3) We chose not to have bridal parties. I have one sibling, a brother, C.J. and Brandon has one sibling, a sister, Fara. C.J. stood for me as witness to our vows and Fara stood for Brandon. It was so special to have them on either side of us, as we became husband and wife. Also, our three nieces, Kendall, Reese and Reagan were honorary bridesmaids.

4) My “bachelorette” celebration started with a very civilized dinner at Barclay Prime organized by the fabulous Justin Pizzi. The guest list was comprised of two couples, two single guys and three single girls. Not all girls, just all friends celebrating over dirty martinis and Kobe beef. And of course, no bachelorette would be complete without a little after dinner dancing in the Gayborhood at Woody’s Bar

5) Our actual wedding ceremony was probably the most special piece of the entire experience. We chose the readings ourselves which included one Catholic reading read by our brother in law Greg Skalicky, Romans 12: 9-16, “The Hands” reading and a Buddhist reading about the Four Elements of Love read by my Aunt Nancy Connor.

6) Our music during the ceremony also made the wedding feel really personal to us. For procession, recession and other interludes we had selections from Coldplay (The Scientist), The Roots (You Got Me), Bob Marley (Could You Be Loved) & The Beatles (Here Comes the Sun) all accompanied by electric violin. Our music director for the wedding was the amazing Eddie Tully who walked us through the entire process, listening to our every request and even had the instrumentalist learn Jay Z & B’s Bonnie & Clyde on the violin

7) We really didn’t want to waste money on flowers. We met Nancy of Coventry Crossing Florist and Michael from Weddings Down the Shore and they put together the most beautiful tablescape. We decided to skip boutonnieres altogether for fear of looking “prom-y” and also opted for the girls to carry preserved lavender, so they can keep it forever.

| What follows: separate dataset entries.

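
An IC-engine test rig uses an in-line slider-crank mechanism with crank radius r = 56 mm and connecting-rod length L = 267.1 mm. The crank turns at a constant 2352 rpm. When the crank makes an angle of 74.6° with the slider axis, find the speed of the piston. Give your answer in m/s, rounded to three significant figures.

ω = 2π·2352/60 = 246.3 rad/s
For an in-line slider-crank, x = r cosθ + √(L² − r² sin²θ), so v = −rω sinθ·[1 + r cosθ/√(L² − r² sin²θ)].
With r = 0.056 m, L = 0.2671 m, θ = 74.6°: √(L² − r² sin²θ) = 0.26159 m.
v = −0.056·246.3·0.96410·[1 + 0.056·0.26556/0.26159] = -14.054 m/s.
|v| = 14.054 m/s.

14.1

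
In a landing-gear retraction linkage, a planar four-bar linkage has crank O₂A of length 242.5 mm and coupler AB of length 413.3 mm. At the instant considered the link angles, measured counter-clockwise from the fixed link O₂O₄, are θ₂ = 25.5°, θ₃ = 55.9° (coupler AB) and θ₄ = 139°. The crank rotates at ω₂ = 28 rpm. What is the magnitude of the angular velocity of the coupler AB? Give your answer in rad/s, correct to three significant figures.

ω₂ = 2.932 rad/s (from 28 rpm).
Differentiating the loop-closure r₂e^{iθ₂}+r₃e^{iθ₃}=r₁+r₄e^{iθ₄} gives r₂ω₂e^{iθ₂}+r₃ω₃e^{iθ₃}=r₄ω₄e^{iθ₄}.
Eliminating the other unknown: ω₃ = r₂ω₂ sin(θ₄−θ₂) / [r₃ sin(θ₃−θ₄)].
Numerator sine = +0.91706; denominator sine = -0.99276.
Result = 0.2425·2.932·(+0.91706) / (0.4133·(-0.99276)) = -1.5892 rad/s; magnitude 1.5892 rad/s.

1.59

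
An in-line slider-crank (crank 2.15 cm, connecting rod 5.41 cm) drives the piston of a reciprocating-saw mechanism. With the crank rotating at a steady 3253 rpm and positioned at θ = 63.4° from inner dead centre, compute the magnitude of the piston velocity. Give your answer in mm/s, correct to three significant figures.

7800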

8) We kept the dress code relaxed, and didn’t require men to wear ties. Perhaps in Philadelphia, we couldn’t have got away with this but seeing as we were making people drive to the shore after a long week of work, we wanted guests to be as comfortable as possible. In fact, Brandon took his tie off for most of the reception so he felt comfortable and I was happy he was because he supported me in being comfortable in what I was wearing as well which was a nontraditional dress.

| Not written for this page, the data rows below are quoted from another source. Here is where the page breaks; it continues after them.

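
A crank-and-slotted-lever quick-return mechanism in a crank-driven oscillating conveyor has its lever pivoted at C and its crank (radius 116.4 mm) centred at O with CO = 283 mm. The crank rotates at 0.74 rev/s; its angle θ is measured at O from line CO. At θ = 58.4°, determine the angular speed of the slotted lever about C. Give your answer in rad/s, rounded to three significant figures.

ω = 4.65 rad/s (from 0.74 rev/s).
Crank pin A relative to C: A = (d + r cosθ, r sinθ); lever angle φ = atan2(r sinθ, d + r cosθ).
Differentiating tanφ: φ̇ = rω(d cosθ + r)/(d² + r² + 2dr cosθ).
d² + r² + 2dr cosθ = |CA|² = 0.128159 m²;  d cosθ + r = +0.26469 m.
|ω_lever| = |0.1164·4.65·+0.26469| / 0.128159 = 1.1178 rad/s.

1.12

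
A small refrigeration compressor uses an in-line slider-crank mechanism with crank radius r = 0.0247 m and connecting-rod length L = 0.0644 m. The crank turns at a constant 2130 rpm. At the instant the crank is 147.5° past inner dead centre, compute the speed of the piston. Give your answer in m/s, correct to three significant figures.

ω = 2π·2130/60 = 223.1 rad/s
For an in-line slider-crank, x = r cosθ + √(L² − r² sin²θ), so v = −rω sinθ·[1 + r cosθ/√(L² − r² sin²θ)].
With r = 0.0247 m, L = 0.0644 m, θ = 147.5°: √(L² − r² sin²θ) = 0.063018 m.
v = −0.0247·223.1·0.53730·[1 + 0.0247·-0.84339/0.063018] = -1.9816 m/s.
|v| = 1.9816 m/s.

1.98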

Amanda Onorato/for PhillyVoice

Christie and Brandon Mandia shortly after becoming husband and wife.

9) Another thing we opted to do was have one speech, my father’s. It was so memorable, both heartfelt and hilarious. I am so glad that we decided to have just one speech, right before dinner as salads were served. He welcomed everyone so graciously and got the night started off on the right note.

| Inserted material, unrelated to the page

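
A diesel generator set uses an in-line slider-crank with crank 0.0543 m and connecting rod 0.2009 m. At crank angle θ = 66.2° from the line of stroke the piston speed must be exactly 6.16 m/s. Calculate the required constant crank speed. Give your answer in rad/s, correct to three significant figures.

For an in-line slider-crank, |v_piston| = rω|sinθ|·[1 + r cosθ/√(L² − r² sin²θ)].
With r = 0.0543 m, L = 0.2009 m, θ = 66.2°: the bracketed kinematic factor |dx/dθ| = 0.055275 m.
ω = v/|dx/dθ| = 6.16/0.055275 = 111.44 rad/s.

111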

10) Lastly, we skipped the elaborate dessert display. We had only our wedding cake which was delicious buttercream cake with buttercream icing, that I copied from Jackie Kennedy’s cake. To supplement, we had sweet favors made by Johnson’s Popcorn. They were such a hit and Johnson’s was so great to work with. It gave people something fun to take away and honestly, I wouldn’t do a favor that wasn’t edible because they just get thrown away. It gave us a chance to thank guests for “popping in!”

The general theme here is to be aware of what you want. The skill of being self-aware has really been transformative for me. I believe some of this comes with maturation and experience but there is certainly a piece of this that is enhanced by the practice of mindfulness. Simply being in touch with what you want, what makes you happy, and what makes you feel comfortable are things worth knowing, always, and especially as you get married. Worry less about what others think, focus instead on what is important to you.

Finally, the skill of being able to be in the moment, with gratitude made my wedding unforgettable for me. I distinctly remember, on multiple occasions, stopping to look around and remind myself how lucky and grateful I was to be there, in that moment, with everyone I love, appreciative of everyone who made the day possible. I will forever cherish that day and will continue to move through life’s journey, mindfully.